Throwaway4misc · 11/06/2018 17:34

lifechangesforever

I love Violife cheese grin I'd eat it more often if it weren't so expensive and available more than just specialist world food type shops

I often buy violife from Asda, tesco and morrisons.

OP as I have a DC with allergies and food aversion I understand that you are just trying to keep your DDs food options a bit wider.
I also appreciate how much effort has to go into a restricted diet and think you're just trying your best but for the sake of two days a fortnight it's just not worth the argument.
A difficult relationship with your ex will affect your children and I agree that she's being daft about this but let it go.

KittyHawke80 · 11/06/2018 17:46

I think she is behaving like a twat, actually. For a kick-off, I can’t believe that in 2018, people are still peddling the myth that there’s anything instrinsically unhealthy about a vegan diet. Sure, there’s the odd loony off-grid couple in Vermont, or somewhere, that manage give their kid beri-beri, but a balanced vegan diet is very healthy, and I’d suggest even a fairly shite vegan diet is probably better than most omni diets. And I think she is restricting your daughter’s diet: her diet is clinically restricted by virtue of her condition, but you’ve found something that enhances her diet. So by not even entertaining it’s inclusion, she is restricting her diet. And it isn’t that what she gives he is frozen, but what you give her is processed - what she gives her is frozen and processed. What does processed even mean, anyway? Violins is made out of coconut oil; regular cheese is made out of milk. I think it’s pretty cool of you to send over a pack of something your daughter demonstrably enjoys, and twattish of her to attack you for it. Btw - I bet she’s describing you in an uncomplimentary way to her friends: “You’ll never believe what the arsehole gave me this week! Vegan cheese, the monster!”.

KittyHawke80 · 11/06/2018 17:47

manage to
its
Violife

puglife15 · 11/06/2018 17:59

I think she is being a bit of a dick, HOWEVER to play Devil's advocate violife really has little nutritional value being mostly water and about of coconut oil, and doesn't have the same protein content that real cheese has, so I wouldn't rely on it too heavily. But dairy eaters shouldn't rely too much on real cheese either.

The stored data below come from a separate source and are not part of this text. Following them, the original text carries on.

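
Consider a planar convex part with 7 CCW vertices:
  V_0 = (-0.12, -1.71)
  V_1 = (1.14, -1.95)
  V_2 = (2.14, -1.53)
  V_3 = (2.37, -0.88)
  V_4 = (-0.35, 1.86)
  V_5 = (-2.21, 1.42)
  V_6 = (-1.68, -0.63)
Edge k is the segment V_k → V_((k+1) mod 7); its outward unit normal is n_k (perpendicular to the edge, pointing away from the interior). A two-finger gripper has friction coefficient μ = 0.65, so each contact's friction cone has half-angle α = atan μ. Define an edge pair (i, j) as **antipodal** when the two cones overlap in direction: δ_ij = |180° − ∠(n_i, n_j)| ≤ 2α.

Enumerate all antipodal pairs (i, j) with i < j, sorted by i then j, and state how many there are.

α = atan 0.65 = 33.02°;  2α = 66.05°
n_0 = (-0.1871, -0.9823)
n_1 = (+0.3872, -0.9220)
n_2 = (+0.9427, -0.3336)
n_3 = (+0.7097, +0.7045)
n_4 = (-0.2302, +0.9731)
n_5 = (-0.9682, -0.2503)
n_6 = (-0.5692, -0.8222)
  (0,1): δ = 146.43°  ·
  (0,2): δ = 98.70°  ·
  (0,3): δ = 34.43°  ✓
  (0,4): δ = 24.09°  ✓
  (0,5): δ = 115.28°  ·
  (0,6): δ = 156.09°  ·
  (1,2): δ = 132.27°  ·
  (1,3): δ = 67.99°  ·
  (1,4): δ = 9.47°  ✓
  (1,5): δ = 81.71°  ·
  (1,6): δ = 122.52°  ·
  (2,3): δ = 115.72°  ·
  (2,4): δ = 57.20°  ✓
  (2,5): δ = 33.98°  ✓
  (2,6): δ = 74.79°  ·
  (3,4): δ = 121.48°  ·
  (3,5): δ = 30.29°  ✓
  (3,6): δ = 10.51°  ✓
  (4,5): δ = 88.81°  ·
  (4,6): δ = 48.00°  ✓
  (5,6): δ = 139.19°  ·
antipodal pairs: 8

count = 8; pairs: (0,3), (0,4), (1,4), (2,4), (2,5), (3,5), (3,6), (4,6)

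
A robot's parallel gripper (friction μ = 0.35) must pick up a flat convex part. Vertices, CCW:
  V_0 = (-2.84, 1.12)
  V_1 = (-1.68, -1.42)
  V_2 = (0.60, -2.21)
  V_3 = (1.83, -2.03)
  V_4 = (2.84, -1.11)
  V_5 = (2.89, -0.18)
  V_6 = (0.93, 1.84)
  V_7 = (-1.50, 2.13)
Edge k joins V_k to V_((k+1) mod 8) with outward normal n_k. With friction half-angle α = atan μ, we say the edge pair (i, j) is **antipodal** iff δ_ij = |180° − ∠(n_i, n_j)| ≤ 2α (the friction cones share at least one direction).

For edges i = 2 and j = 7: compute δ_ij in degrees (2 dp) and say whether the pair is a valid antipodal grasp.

α = atan 0.35 = 19.29°;  2α = 38.58°
edge 2: e_2 = (+1.23, +0.18);  n_2 = (+0.1448, -0.9895)
edge 7: e_7 = (-1.34, -1.01);  n_7 = (-0.6019, +0.7986)
∠(n_2, n_7) = 151.32°
δ = |180° − 151.32°| = 28.68°
28.68° ≤ 2α = 38.58°  →  valid

δ = 28.68°, valid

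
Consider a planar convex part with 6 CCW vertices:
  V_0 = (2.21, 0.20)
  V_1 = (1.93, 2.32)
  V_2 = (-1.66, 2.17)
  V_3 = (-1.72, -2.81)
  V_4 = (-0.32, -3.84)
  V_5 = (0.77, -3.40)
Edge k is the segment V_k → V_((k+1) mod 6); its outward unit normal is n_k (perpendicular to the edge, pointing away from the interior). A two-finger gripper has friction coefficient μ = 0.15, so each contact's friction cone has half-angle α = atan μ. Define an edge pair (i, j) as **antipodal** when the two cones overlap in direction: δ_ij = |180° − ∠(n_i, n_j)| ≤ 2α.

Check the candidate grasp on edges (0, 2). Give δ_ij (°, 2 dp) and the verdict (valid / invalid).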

Allthewaves · 11/06/2018 18:04

She's being a bit ott. Have you tried goats cheese - hard one you can grate? My kids were dairy free but found they could tolerate goats cheese

kateandme · 11/06/2018 18:04

have you tried freeing it.or if it doesn't freeze in it alone form could you make cheese sauces and meals etc then freeze.this would mean it doesn't get wasted.
then you can just go along with what you no your dc likes and her mum can do the same.
whats important here is your dc health.and if you've found something that eases this illness then good for you.it can be so painful.
also don't give up going back to some foods if there are days she says she think she can or wants to try them as ive found all sorts of things can effect it and it bloomin changes its reactions from one day to the next depending on mood.the day of the week or just out of its own annoyance.and some days she might be able to tolerate some foods.she wouldn't the previous
being stressed with her mum certainly wont help though as stress seems to really effevt and heighten the symptoms and make it harder to take foods on. so id just stick to what you know helps her.smile and carry on.

RhubarbRhubarbRhubarbRhubarb · 11/06/2018 18:20

Pasta isn't vegan, it's made with eggs.

Already been corrected, but this^^ is such a common misconception. The vast majority of common or garden pasta in the supermarket is vegan.

The eggy kind is for those with fancy pants Grin. And not for vegans (obviously).

DailyMailReadersAreThick · 11/06/2018 18:42

She's rather dim for the simple fact that a true vegan diet is absolutely fine for all ages. Just ignore her.

And don't post about food on MN. You rarely get sensible replies about nutrition!